Continuing on the thoughts described in Part 1, we now describe two trends around dialogue and NLP research. In the previous post, we discussed how data strategy is playing an increasingly important role in the development of modern machine learning models. How that plays out in more detail will be discussed in the future, but today we will look further into the development of dialogue in the past few months as well as other observations.
This is nominally a review of trends from the EMNLP 2020, but also serves as the end of year review. As this (crazy) year comes to a close, we take a moment to reflect on what has happened in the world of NLP and specifically in relation to Dialogue Modeling and Natural Language Understanding. From my (limited) perspective, there are four trends which I noticed, including increased research into (1) data methods rather than models and (2) data efficiency techniques. In the follow-up, we discuss observations around (3) limitations in dialogue state tracking and (4) convergence around similar ideas.
Let’s dive into each one in more detail:
Compared to typical goal-oriented dialogue systems, interactive dialogue agents not only aim to solve the task at hand, but also engage with the user by asking questions. Questions can be used to push the conversation forward or to spark some new ideas, but for now we will focus on the use of questions to clarify understanding. Clarification requests, as they are referred to in the academic literature, come in many forms, but the key issues to solve are when to ask such questions and in what format. Asking questions too often, or at inappropriate times, causes the conversation to feel disjointed or annoying. Asking the wrong type of question causes the dialogue agent to seem incoherent or useless.
Performing active learning on data annotation is to decide when the model should query the expert annotator for more samples. Note the parallel with dialogue, which is to decide when the agent should ask a clarification question to the customer for more details on their intent. Such a policy can be obtained through static data with basic supervised learning or in a more interactive manner through imitation learning using algorithms such as DAgger (Ross 2011).

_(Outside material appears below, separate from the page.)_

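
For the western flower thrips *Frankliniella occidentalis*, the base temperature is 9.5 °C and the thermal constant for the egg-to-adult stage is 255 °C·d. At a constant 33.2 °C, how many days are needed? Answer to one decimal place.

10.8 days

Daily accumulation = 33.2 − 9.5 = 23.7 DD/day.
Duration = 255 / 23.7 = 10.759 ≈ 10.8 days.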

A key sub-issue in designing conversational agents is being able to reliably calculate uncertainty over the model’s beliefs. In doing so, the model would be able to recognize when it does not understand something, and appropriately ask for clarification. Thus, we can imagine the output of an uncertainty model feeding into a dialogue policy manager which then decides to either retrieve an answer from the knowledge base when it feels fairly certain it knows what the customer wants, or to ask a follow-up question when it is unsure. From a information-theory point of view, this can be seen as a model which asks questions to minimize entropy until it reaches a certain threshold, at which point it will return an answer. Beyond improving model behavior, measuring uncertainty also gives a view into how the model is thinking for improved debugging and enhanced interpretability.